Comme un vent d'adieu

Dans le ciel, rien d'engageant. Son gris comme l'annonce de la pluie ne procure dans les yeux de Zack qu'une déjà trop grande lassitude. C'est pourtant 5h30 du matin. Curieusement, à une heure où il devrait encore faire nuit.

C'est un grand jour pour cet ado de seize ans qui vit dans l'internat de Mountain Glover, entouré d’un bois quasi sans limite. Un internat peuplé de deux cents filles et garçons, séparés par l'étage des professeurs, dont Miss Aloïs est la cheftaine. D'une rigueur absolue dans son rapport à l'enseignement, elle n'est pas pour autant dénuée d'un sens de l'humour acerbe ni d'un sixième sens qui lui fait comprendre qu'il va se passer quelque chose d'extraordinaire. Un évènement qu'elle ne contrera pas.

5h35, Zack est toujours dans le coltard. C'est difficile de se lever quand on a passé toute la nuit à rêver à l'extérieur, à ce décor forcément différent de celui se trouvant dans l'enceinte du bâtiment. Pas très difficile d'ailleurs d'imaginer un monde différent, vu que le décor interne est aussi rustique que mortel. À part quelques carrés de verdure sculptés au cordeau, de ces trois miséreuses fontaines fonctionnant même par moins douze, il est en effet tentant de passer par-dessus le mur.

Dans l'immense salle d'eau, Zack est rejoint par son meilleur ami.

Kan est un garçon taciturne, fort mélancolique et très à cheval sur les principes. C'est curieusement la petite peste que l'on aimerait étrangler, sauf chez Zack qui n'a de cesse de penser qu'en chacun de nous il y a une partie gentille. C'est certes une approche simpliste, mais reconnaissons à ce roux de Zack son goût pour la bonté.

Alors que Zack s'abandonne à sa toilette devant un miroir piqué par deux siècles d'histoire, Kan se rapproche de lui, par derrière. Son œil est noir de colère. C'est surtout qu'il est fort malheureux. Il sait qu'il va perdre son seul allié dans cet univers qui lui a toujours été hostile.

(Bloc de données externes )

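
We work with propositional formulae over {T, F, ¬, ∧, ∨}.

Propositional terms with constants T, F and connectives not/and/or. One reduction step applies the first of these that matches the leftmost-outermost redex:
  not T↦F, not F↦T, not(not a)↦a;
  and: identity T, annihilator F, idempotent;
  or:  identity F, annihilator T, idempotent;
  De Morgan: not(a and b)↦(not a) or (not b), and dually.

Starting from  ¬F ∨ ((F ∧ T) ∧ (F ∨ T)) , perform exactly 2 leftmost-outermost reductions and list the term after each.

Answer: after 2 steps: T

Derivation:
  start: ¬F ∨ ((F ∧ T) ∧ (F ∨ T))
  step 1: T ∨ ((F ∧ T) ∧ (F ∨ T))
  step 2: T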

- Alors c'est pour aujourd'hui, soupire Kan.

- Ne m'en veux-pas, répond Zack en passant à l'eau son visage encore fripé de la fatigue.

- Si je t'en veux !

- S'il te plaît, ne crie pas.

- T'es vraiment lâche, Zack.

- Je te l'ai déjà dit, il est toujours temps de venir avec moi.

- Et pour aller où ! On n'a pas de fric, on ne connaît rien de l'extérieur.

Zack laisse s'essouffler Kan, puis sort de sa poche une maigre liasse de billets. Kan n'en revient pas. Jamais on ne leur a permis de posséder un seul penny. En effet, à quoi servirait-il dans un lieu où l'on reste enfermé depuis son enfance, depuis que leurs propres parents les ont abandonnés ? Curieusement, Kan ne cherche pas à savoir d'où provient cet argent. Il préfère crier :

- J'en veux, moi aussi !

Zack le regarde alors, lui sourit, puis lui tend la liasse. "Tiens, prends-les", murmure-t-il à son ami. Troublé, Kan ne sait plus comment faire. Il hésite. Autant de billets, il sait ce que cela représente tout comme il se doute bien que ça ne lui assurera que quelques mois de survie. Et pour un froussard, c'est déjà beaucoup trop flippant de s'imaginer vivre dans la rue. Néanmoins, Zack enfonce sa liasse dans la poche de Kan, puis disparait par une petite porte, son sac à dos sur les épaules.

Bien qu'il fasse jour, il traverse le grand parc sans être inquiété. À l'internat, on a pris depuis longtemps l'habitude de le voir faire le tour, son sac avec lui, comme s'il partait en excursion. Évidemment, il revenait tout le temps. Sauf que cette fois-ci...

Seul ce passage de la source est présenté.